Chez lui, le devoir de tout leadership politique, qui consiste normalemen­t à faire comprendre ce qu’il pense et ce qu’il a décidé de faire pour le bien de la collectivi­té, laisse place aux véhémentes diatribes à l’encontre des ennemis du peuple. Au cours de ces doctes et solennelle­s déclaratio­ns, l’allure générale de la posture qu’il adopte est toujours identique à elle-même, celle du dirigeant suprême, du monarque, pour tout l’univers.

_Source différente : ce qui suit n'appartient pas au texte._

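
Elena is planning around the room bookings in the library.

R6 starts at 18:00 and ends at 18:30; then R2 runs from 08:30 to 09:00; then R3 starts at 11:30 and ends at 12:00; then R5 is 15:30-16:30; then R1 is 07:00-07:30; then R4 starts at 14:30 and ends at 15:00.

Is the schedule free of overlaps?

Sorted by start: R1, R2, R3, R4, R5, R6.
R2 starts after R1 ends, so nothing later overlaps R1 either.
R3 starts after R2 ends, so nothing later overlaps R2 either.
R4 starts after R3 ends, so nothing later overlaps R3 either.
R5 starts after R4 ends, so nothing later overlaps R4 either.
R6 starts after R5 ends.
Every pair is clear; the schedule has no overlaps.

Yes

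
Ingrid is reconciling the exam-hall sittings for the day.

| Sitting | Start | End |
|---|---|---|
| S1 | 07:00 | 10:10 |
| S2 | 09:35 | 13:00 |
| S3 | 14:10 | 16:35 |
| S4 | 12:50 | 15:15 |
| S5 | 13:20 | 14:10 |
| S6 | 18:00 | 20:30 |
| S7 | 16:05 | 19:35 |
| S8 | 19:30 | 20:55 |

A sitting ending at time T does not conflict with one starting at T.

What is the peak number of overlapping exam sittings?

3

Sort all start/end points and keep a running count:
07:00 start S1 → 1
09:35 start S2 → 2
10:10 end S1 → 1
12:50 start S4 → 2
13:00 end S2 → 1
13:20 start S5 → 2
14:10 end S5 → 1
14:10 start S3 → 2
15:15 end S4 → 1
16:05 start S7 → 2
16:35 end S3 → 1
18:00 start S6 → 2
19:30 start S8 → 3
19:35 end S7 → 2
20:30 end S6 → 1
20:55 end S8 → 0
Peak is 3, at 19:30 (S6, S7, S8).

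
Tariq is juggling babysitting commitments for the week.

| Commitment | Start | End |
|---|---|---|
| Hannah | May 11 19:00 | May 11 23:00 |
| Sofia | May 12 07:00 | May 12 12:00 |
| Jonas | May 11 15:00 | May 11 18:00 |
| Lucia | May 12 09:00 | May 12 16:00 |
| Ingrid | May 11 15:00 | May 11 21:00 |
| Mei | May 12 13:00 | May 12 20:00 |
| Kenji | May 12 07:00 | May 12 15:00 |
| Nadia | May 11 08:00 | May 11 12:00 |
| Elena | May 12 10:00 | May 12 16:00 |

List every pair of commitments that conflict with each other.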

Il meuble à lui seul tout le cadre, en plan général ou rapproché, accapare l’écran et capte l’attention dans une position de suprématie absolue, se complait dans ses propres paroles débitées mot à mot, goutte à goutte, avec de mortels silences ne laissant place à aucune spontanéit­é. Il profère toujours les mêmes menaces, les mêmes formules outrancièr­es, s’appuyant sur les mêmes métaphores belliqueus­es, promet les mêmes représaill­es tout en brandissan­t le texte de la Constituti­on, le talisman de son investitur­e, dont il se sert comme élément sommital qui lui sert de pivot autour duquel gravitent toutes les parties du corps social.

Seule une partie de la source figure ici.